Seconds processed |████████████████████████████████| 15/15
Finished creating text overlay
Processing dash instruments file vokoscreen.mp4
Finished processing dash instruments
Note: for high resolution video, the dash processing step can take a long
time. Possibly more than 1 second per second of input. There is no on-screen
progress indicator, but if you use --verbose
you can see the progress
indication from ffmpeg.
To clean up you can just delete the virtual environment. But be sure to deactivate first:
$ deactivate
$ rm -rf venv
The vidlog
program will use a configuration file if present. If there is no
configuration file, then it will use default values for all the configurable
items.
The default configuration file name is vidlog.ini
, in the working directory.
You can specify a different file using the --config-name
option.
You can generate a new configuration file with default values with the command
vidlog-init-config
. Once you have the file, you can edit it to change the
configurable items.
Below is the default configuration file, annotated with comments. You should
not use this for a starting point - instead use vidlog-init-config
.
# config items for the CAN log text overlay
[LogOverlay]
# number of lines of text in the overlay
lines = 36
# font name - specific to opencv
font = FONT_HERSHEY_PLAIN
# scaling factor for font - adjust text size
fontscale = 0.9
# distance between each line of text
lineheight = 16
# width and height in pixels, of the text overlay box
width = 800
height = 600
# upper left position, in pixels of the text overlay
x = 20
y = 20
# internal padding in pixels, from edge of box to text
padx = 10
pady = 20
# text foreground color, and overlay box background color
fgcolor = (255, 255, 255)
bgcolor = (40, 40, 40)
# transparency of the overlay box
alpha = 0.4
# config items for the instrument panel overlay
[DashOverlay]
# size and position, in pixels, of the dash overlay
width = 840
height = 600
x = 2990
y = 20
# config items for the time display box
[TimeOverlay]
# font name - specific to opencv
font = FONT_HERSHEY_PLAIN
# size of text
fontscale = 1.5
# size of box containing the time
width = 400
height = 28
# position of the box
x = 1720
y = 20
# internal padding of text
padx = 10
pady = 20
# text color, and box background color
fgcolor = (255, 255, 255)
bgcolor = (40, 40, 40)
# box transparency
alpha = 0.4
The logfile is timestamped lines of text. It looks like this:
2022-03-06 17:22:07.000784 {'MotorAmpTorqueRequest': 10.0}
2022-03-06 17:22:07.003265 {'MG_OutputRevolution': 661, 'MG_InputVoltage': 350, 'MG_EffectiveTorque': 8.5}
2022-03-06 17:22:07.012430 {'MotorAmpTorqueRequest': 10.0}
2022-03-06 17:22:07.013301 {'MG_OutputRevolution': 658, 'MG_InputVoltage': 350, 'MG_EffectiveTorque': 10.0}
2022-03-06 17:22:07.023291 {'MG_OutputRevolution': 659, 'MG_InputVoltage': 350, 'MG_EffectiveTorque': 9.5}
2022-03-06 17:22:07.024248 {'MotorAmpTorqueRequest': 9.0}
2022-03-06 17:22:07.033299 {'MG_OutputRevolution': 656, 'MG_InputVoltage': 350, 'MG_EffectiveTorque': 11.0}
2022-03-06 17:22:07.035948 {'MotorAmpTorqueRequest': 9.0}
The text timestamp at the beginning of each line can be read and coverted into a unix time stamp of seconds and microseconds.
vidlog
will process video frames, keeping track of the time. Whenever the
video time is equal or greater than the timestamp on a line in the log file,
that line will be added to the text log overlay panel in the video.

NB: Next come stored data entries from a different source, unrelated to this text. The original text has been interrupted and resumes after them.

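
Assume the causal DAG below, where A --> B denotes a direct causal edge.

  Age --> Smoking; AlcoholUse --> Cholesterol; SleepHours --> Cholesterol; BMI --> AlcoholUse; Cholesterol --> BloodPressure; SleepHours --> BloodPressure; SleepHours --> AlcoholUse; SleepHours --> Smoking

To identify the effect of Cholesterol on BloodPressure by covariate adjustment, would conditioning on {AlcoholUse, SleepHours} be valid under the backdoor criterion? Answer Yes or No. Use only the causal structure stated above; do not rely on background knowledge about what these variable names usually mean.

Yes

Backdoor paths from Cholesterol to BloodPressure (paths whose first edge points into Cholesterol):
  P1: Cholesterol <- SleepHours -> BloodPressure
  P2: Cholesterol <- AlcoholUse <- SleepHours -> BloodPressure
Condition 1 (no descendant of Cholesterol in the set): holds — descendants of Cholesterol are {BloodPressure}; none are in {AlcoholUse, SleepHours}.
Condition 2 (every backdoor path blocked by {AlcoholUse, SleepHours}):
  P1: blocked at fork node SleepHours ∈ conditioning set.
  P2: blocked at chain node AlcoholUse ∈ conditioning set.
{AlcoholUse, SleepHours} satisfies the backdoor criterion.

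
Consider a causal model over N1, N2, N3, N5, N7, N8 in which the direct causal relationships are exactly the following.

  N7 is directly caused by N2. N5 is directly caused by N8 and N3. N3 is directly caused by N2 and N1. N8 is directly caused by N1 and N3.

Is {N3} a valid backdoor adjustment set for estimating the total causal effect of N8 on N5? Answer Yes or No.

Yes

Backdoor paths from N8 to N5 (paths whose first edge points into N8):
  P1: N8 <- N1 -> N3 -> N5
  P2: N8 <- N3 -> N5
Condition 1 (no descendant of N8 in the set): holds — descendants of N8 are {N5}; none are in {N3}.
Condition 2 (every backdoor path blocked by {N3}):
  P1: blocked at chain node N3 ∈ conditioning set.
  P2: blocked at fork node N3 ∈ conditioning set.
{N3} satisfies the backdoor criterion.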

If the log file runs out of lines before the end of the video, then no new lines are added to the panel. A message is added to the panel indicating end of log.
The primary video comes from a video camera such as a GoPro, and includes audio of the environment. The audio may include people talking and vehicle sounds.
Because OpenCV does not include audio, the audio from the primary video is extracted at the beginning of the process, and then re-added at the end after the overlays have been applied.
The primary video feeds into the vidlog
program where it is overlaid with
log data text.
vidlog
extracts the starting time of the video in one of two ways. By default
it looks for a GPS telemetry data stream with timestamp metadata. This is
specific to GoPro video. If GPS is not available, then the --bad-gps
option
can be used, and then a video metadata tag called creation_time
will be used.
This metadata tag is also specific to GoPro video, but it could be added to
any video by using ffmpeg.
An accurate starting time is required in order to ensure all the components are synchronized correctly.
The instrument video show the instrument panel (dials, gauges, readouts, etc). It is overlaid onto the final video using ffmpeg.
The instrument video should have a metadata tag added that is the starting
time of the recording. The metadata tag is TIMESTAMP
and looks like this:
Input #0, matroska,webm, from 'testfiles/voko_2.mkv':
Metadata:
TIMESTAMP : 2022-03-17T19:52:38Z
ENCODER : Lavf58.76.100
Duration: 00:04:35.13, start: 0.000000, bitrate: 234 kb/s
This TIMESTAMP
metadata tag must either be added at the time the video is
recorded, or added later with post processing and before it is used with
vidlog
.
The final video comes from 3 inputs. First, the original video with the overlaid test log file. This video no longer has audio. The second input is the instrument panel video. Finally, the original audio is also recombined. These inputs are all combined using ffmpeg to produce the final video with all overlays, and audio.
GitHub issues are used to track known problems and list future features.
The approach described above was determined based on experimentation to be the easiest to quickly get something working. The main drawbacks of OpenCV are that it is really meant for more sophisticated image processing such as motion detection so it might be overkill for this task. Also, it does not handle audio. Finally, the font choices are a limited set of simple vector fonts, so we lose the ability to choose a nice looking fixed pitch font, or to make font adjustments for easier on-screen reading.
However, OpenCV makes it really easy to do some kind of processing every frame and so that is how the log text is added for each frame of the video.
Another tool that was considered is pymovie
. This lets you process video and
do things like composite overlays. It can probably be made to work as well, but
I was not able to get a suitable result as quickly or simply as using OpenCV.
Further, pymovie
seems to re-encode the output without any programmer control
over the encoder.
Another approach is to use an imaging tool like Pillow or Imagemagick to programatically generate the text overlay as a sequence of images. These can then be later converted into video and combined as an overlay using ffmpeg. This would allow more control over the text appearance. However, the intermediate files would use a lot of disk space during the process.